Abkarian traite le sujet en véritable aède moderne. Sa maîtrise du rythme et des sonorités de la langue française est remarquable. Mais ce qui impressionne davantage encore, c’est sa façon de jouer des métaphores, avec une virtuosité qui rappelle les anciens sans jamais tomber dans l’ampoulé. Les métaphores, omniprésentes et finement filées, ne sont jamais ornementales : elles portent une émotion claire et intense, qui touche directement. Rares sont les écritures dramatiques contemporaines capables d’un tel équilibre entre puissance évocatrice et simplicité !
Ils incarnent cette idée chère à Colette de « l’effacement éclatant » : ils disparaissent derrière les mots pour mieux en révéler la chair et le mouvement.
Ce texte, à la fois épique et lyrique, n’hésite pas à renouer avec des formes anciennes, comme la stance, et en cela, il assoit la présence d’un théâtre de verbe sur la scène contemporaine. Mais cette écriture ne serait rien sans les interprétations vibrantes de Simon Abkarian et de Marie-Sophie Ferdane. Les deux acteur·ices habitent le texte avec une clarté et une sensibilité qui traduisent toute sa richesse. Ils incarnent cette idée chère à Colette de « l’effacement éclatant » : ils disparaissent derrière les mots pour mieux en révéler la chair et le mouvement. Les corps font vibrer les mots dans un sentiment mêlé de désir, de colère et de regrets tandis que Ruşan Filiztek et Eylül Nazlier, par leurs musiques et leurs chant amplifient l’intensité dramatique et offrent un contrepoint sonore qui donne une profondeur. supplémentaire à cette quête d’après-guerre.

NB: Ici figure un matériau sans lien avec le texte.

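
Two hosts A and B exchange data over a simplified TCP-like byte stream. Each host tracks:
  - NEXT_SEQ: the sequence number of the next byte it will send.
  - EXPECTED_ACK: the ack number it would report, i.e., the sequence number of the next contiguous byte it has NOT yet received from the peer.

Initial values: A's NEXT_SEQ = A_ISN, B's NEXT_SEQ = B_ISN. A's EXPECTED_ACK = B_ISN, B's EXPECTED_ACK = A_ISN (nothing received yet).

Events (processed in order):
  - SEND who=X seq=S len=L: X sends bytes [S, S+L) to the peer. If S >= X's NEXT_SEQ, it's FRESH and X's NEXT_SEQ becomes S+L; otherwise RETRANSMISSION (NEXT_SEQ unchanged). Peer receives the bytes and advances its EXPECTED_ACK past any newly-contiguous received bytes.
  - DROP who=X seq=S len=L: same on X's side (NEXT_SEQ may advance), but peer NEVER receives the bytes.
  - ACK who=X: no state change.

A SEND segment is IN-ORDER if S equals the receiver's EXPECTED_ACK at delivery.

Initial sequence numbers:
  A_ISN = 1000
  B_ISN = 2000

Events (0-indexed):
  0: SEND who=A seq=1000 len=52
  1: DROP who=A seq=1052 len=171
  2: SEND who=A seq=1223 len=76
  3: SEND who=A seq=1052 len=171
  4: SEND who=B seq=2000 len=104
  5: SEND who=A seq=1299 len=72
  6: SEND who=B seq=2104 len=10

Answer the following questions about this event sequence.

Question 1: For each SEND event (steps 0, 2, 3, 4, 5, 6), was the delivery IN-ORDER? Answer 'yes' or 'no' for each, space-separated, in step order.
Step 0: SEND seq=1000 -> in-order
Step 2: SEND seq=1223 -> out-of-order
Step 3: SEND seq=1052 -> in-order
Step 4: SEND seq=2000 -> in-order
Step 5: SEND seq=1299 -> in-order
Step 6: SEND seq=2104 -> in-order

Answer: yes no yes yes yes yes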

Une résonance troublante avec notre époque
![Nos âmes se reconnaîtront-elles ? de Simon Abkarian](https://revuepleinsfeux.fr/wp-content/uploads/2025/01/1949601-1024x682.webp)
La pièce s’ouvre sur deux monologues puissants. D’abord, Ménélas (Simon Abkarian), guerrier rongé par la rage et le désespoir, lutte contre lui-même. Puis, Hélène (Marie-Sophie Ferdane), figure blessée, s’interroge sur l’avenir, hantée par l’incertitude. Ces deux voix, avant de se retrouver, revisitent la longue guerre qui a marqué leur séparation. Leur confrontation, sur les champs de ruines où ils se retrouvent, est un moment d’une grande intensité. Ils évoquent le passé, s’accusent, tentent de comprendre et de se comprendre. Mais ce n’est pas seulement leur couple qui a été détruit : Troie est en ruines, et ils marchent sur les vestiges d’un monde qu’ils ont contribué à détruire. Cette prise de conscience les amène à interroger l’avenir, à se demander comment reconstruire.

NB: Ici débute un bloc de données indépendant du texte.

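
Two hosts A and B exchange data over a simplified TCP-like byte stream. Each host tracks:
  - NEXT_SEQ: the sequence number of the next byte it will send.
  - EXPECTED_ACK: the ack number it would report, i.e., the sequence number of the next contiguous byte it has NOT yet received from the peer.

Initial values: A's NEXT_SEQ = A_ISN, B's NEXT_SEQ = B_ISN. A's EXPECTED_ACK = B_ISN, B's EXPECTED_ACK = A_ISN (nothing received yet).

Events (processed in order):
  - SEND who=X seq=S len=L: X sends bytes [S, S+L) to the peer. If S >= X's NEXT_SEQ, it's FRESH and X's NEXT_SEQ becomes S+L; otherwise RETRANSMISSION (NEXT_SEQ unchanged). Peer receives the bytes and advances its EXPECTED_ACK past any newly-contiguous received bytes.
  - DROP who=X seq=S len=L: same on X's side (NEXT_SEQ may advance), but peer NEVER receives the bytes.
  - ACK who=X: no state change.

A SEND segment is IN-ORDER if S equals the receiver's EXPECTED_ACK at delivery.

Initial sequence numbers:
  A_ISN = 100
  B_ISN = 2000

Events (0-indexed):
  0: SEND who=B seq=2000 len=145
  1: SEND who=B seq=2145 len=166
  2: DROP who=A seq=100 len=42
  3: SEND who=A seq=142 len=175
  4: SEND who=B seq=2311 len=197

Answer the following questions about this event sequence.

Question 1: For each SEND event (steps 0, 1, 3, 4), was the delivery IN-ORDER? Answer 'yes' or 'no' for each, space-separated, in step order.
Answer: yes yes no yes

Derivation:
Step 0: SEND seq=2000 -> in-order
Step 1: SEND seq=2145 -> in-order
Step 3: SEND seq=142 -> out-of-order
Step 4: SEND seq=2311 -> in-order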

Les parallèles avec notre époque sont nombreux. Comme le souligne Abkarian, la pièce n’impose pas une lecture unique : « Le spectateur ou la spectatrice peut se faire sa propre géopolitique, sa propre histoire, sa propre quête du bonheur en reconnaissant le malheur effectif. » Cependant, le chant kurde, omniprésent dans la pièce, oriente subtilement l’interprétation vers la situation du peuple kurde. Mais ce chant dépasse cette seule dimension politique : il transcende le contexte pour ouvrir une réflexion plus large. C’est là toute sa force : être profondément ancré dans une réalité précise tout en offrant des horizons multiples au mythe.
Hélène, enfin entendue
L’une des grandes réussites de la pièce réside dans la place accordée à Hélène. Pour la première fois, ou presque, elle possède une voix, une véritable parole.

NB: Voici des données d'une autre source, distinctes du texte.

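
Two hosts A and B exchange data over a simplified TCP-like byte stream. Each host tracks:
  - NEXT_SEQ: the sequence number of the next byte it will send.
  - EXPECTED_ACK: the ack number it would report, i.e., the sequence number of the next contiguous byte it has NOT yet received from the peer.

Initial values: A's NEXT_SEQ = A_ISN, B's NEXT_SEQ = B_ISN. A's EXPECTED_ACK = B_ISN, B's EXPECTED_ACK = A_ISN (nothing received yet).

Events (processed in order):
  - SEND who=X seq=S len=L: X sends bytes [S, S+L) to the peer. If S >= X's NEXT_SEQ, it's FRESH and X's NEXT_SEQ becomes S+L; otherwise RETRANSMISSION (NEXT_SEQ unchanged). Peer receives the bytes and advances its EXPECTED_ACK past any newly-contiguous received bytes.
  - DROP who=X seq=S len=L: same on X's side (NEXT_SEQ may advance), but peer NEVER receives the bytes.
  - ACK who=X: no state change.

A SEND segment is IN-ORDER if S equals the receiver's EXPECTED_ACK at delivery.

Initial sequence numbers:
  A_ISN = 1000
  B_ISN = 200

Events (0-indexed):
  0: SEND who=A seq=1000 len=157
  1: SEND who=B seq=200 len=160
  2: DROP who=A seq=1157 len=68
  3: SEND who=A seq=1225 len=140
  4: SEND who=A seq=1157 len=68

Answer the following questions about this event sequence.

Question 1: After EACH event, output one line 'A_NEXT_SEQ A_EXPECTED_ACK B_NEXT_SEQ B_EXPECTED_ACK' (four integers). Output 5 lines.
1157 200 200 1157
1157 360 360 1157
1225 360 360 1157
1365 360 360 1157
1365 360 360 1365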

Dans L’Odyssée, qui demeure la référence essentielle sur laquelle Abkarian s’est appuyé, Hélène est une figure insaisissable. Homère reste étonnamment évasif sur sa personnalité comme sur son apparence. Il la dit belle, la compare à des déesses, décrit ses vêtements et les objets qui l’entourent, mais ne précise jamais ses traits. Hélène est avant tout une abstraction, le support d’une expérience de pensée : que se passe-t-il lorsque l’on définit théoriquement une beauté absolue, qu’on l’attribue à un personnage féminin, puis qu’on le fait agir dans un récit où il devient l’enjeu d’un désir façonné par cette perfection supposée ? Elle n’est alors qu’un objet de projection érotique.
Dans cette réécriture, Hélène incarne une réflexion sur le désir et la place des femmes dans le mythe et l’histoire.
Chez Abkarian, toutefois, elle devient un être de chair et de sang, doté d’une pensée, de désirs et de blessures. Ce basculement est essentiel : il libère Hélène de son rôle de simple image et l’élève au rang d’actrice du récit. Dans cette réécriture, elle incarne une réflexion sur le désir et la place des femmes dans le mythe et l’histoire. Elle interroge les stéréotypes qui l’ont enfermée pendant des siècles et propose une alternative puissante : celle d’une femme qui parle, pense et agit, affranchie des projections idéalisées du passé.
![Nos âmes se reconnaîtront-elles ? de Simon Abkarian](https://revuepleinsfeux.fr/wp-content/uploads/2025/01/nos-ames-se-reconnaitront-elles-de-simon-abkarian-photo-antoine-agoudjian-1.jpg)
Avec Nos âmes se reconnaîtront-elles, Simon Abkarian signe une œuvre d’une sensibilité rare et profondément inspirante, qui nous invite à affronter les questions douloureuses de notre époque. Poétique et profondément humaine, la pièce fait résonner un mythe antique tout en puisant dans sa richesse sémantique, sans jamais sombrer dans la rigidité. À la fois hommage à la littérature classique et création essentielle pour notre temps, elle répond à l’injonction que Camus prodiguait dans ses carnets : « on ne pense que par image – si tu veux être philosophe utilise les mythes ».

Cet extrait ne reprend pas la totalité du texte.